Novelty detection in topic tracking
Please cite this item using this persistent URLhttp://hdl.handle.net/11693/15148
News portals provide many services to the news consumers such as information retrieval, personalized information filtering, summarization and news clustering. Additionally, many news portals using multiple sources enable their users to evaluate developments from different perspectives by richening the content. However, increasing number of sources and incoming news makes it difficult for news consumers to find news of their interest in news portals. Different types of organizational operations are applied to ease browsing over the news for this reason. New event detection and tracking (NEDT) is one of these operations which aims to organize news with respect to the events that they report. NEDT may not also be enough by itself to satisfy the news consumers’ needs because of the repetitions of information that may occur in the tracking news of a topic due to usage of multiple sources.
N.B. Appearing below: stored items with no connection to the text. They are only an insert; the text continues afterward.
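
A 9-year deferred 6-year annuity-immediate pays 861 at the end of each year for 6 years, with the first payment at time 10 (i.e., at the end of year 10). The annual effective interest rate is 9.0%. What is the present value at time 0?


PV at time 9 of the 6-year annuity-immediate:
a_n = 861 * (1-(1+0.09)^(-6))/0.09 = 3862.3759
Discount back 9 years to time 0:
PV = 3862.3759 * (1+0.09)^(-9)
= 3862.3759 * 0.460428
= 1778.3452


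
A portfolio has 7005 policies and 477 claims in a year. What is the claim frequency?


frequency = claims / policies
= 477 / 7005
= 0.0681


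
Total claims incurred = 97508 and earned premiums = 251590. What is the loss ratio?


Loss ratio = claims / premiums
= 97508 / 251590
= 0.3876


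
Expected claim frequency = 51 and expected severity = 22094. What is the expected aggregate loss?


E[S] = E[N] * E[X]
= 51 * 22094
= 1.1268e+06


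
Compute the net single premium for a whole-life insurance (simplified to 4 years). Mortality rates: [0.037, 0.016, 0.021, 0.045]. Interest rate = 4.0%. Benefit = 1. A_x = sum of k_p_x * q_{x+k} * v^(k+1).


v = 0.961538
Year 0: k_p_x=1.0, q=0.037, term=0.035577
Year 1: k_p_x=0.963, q=0.016, term=0.014246
Year 2: k_p_x=0.947592, q=0.021, term=0.017691
Year 3: k_p_x=0.927693, q=0.045, term=0.035685
A_x = 0.1032


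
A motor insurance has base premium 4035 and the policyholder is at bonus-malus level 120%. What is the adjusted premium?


adjusted = base * BM_level / 100
= 4035 * 120 / 100
= 4035 * 1.2
= 4842.0


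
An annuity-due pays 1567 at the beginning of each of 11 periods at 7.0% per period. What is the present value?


PV_due = PMT * (1-(1+i)^(-n))/i * (1+i)
PV_immediate = 11750.4227
PV_due = 11750.4227 * 1.07
= 12572.9523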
In this thesis, we investigate usage of novelty detection (ND) in tracking news of a topic. For this aim, we built a Turkish ND experimental collection, BilNov, consisting of 59 topics with an average of 51 tracking news. We propose usage of three methods; cosine similarity-based ND method, language model-based ND method and cover coefficient-based ND method. Additionally, we experiment on category-based threshold learning which has not been worked on previously in ND literature. We also provide some experimental pointers for ND in Turkish such as restriction of document vector lengths and smoothing methods. Finally, we experiment on TREC Novelty Track 2004 dataset. Experiments conducted by using BilNov show that language model-based ND method outperforms other two methods significantly and category-based threshold learning has promising results when compared to general threshold learning.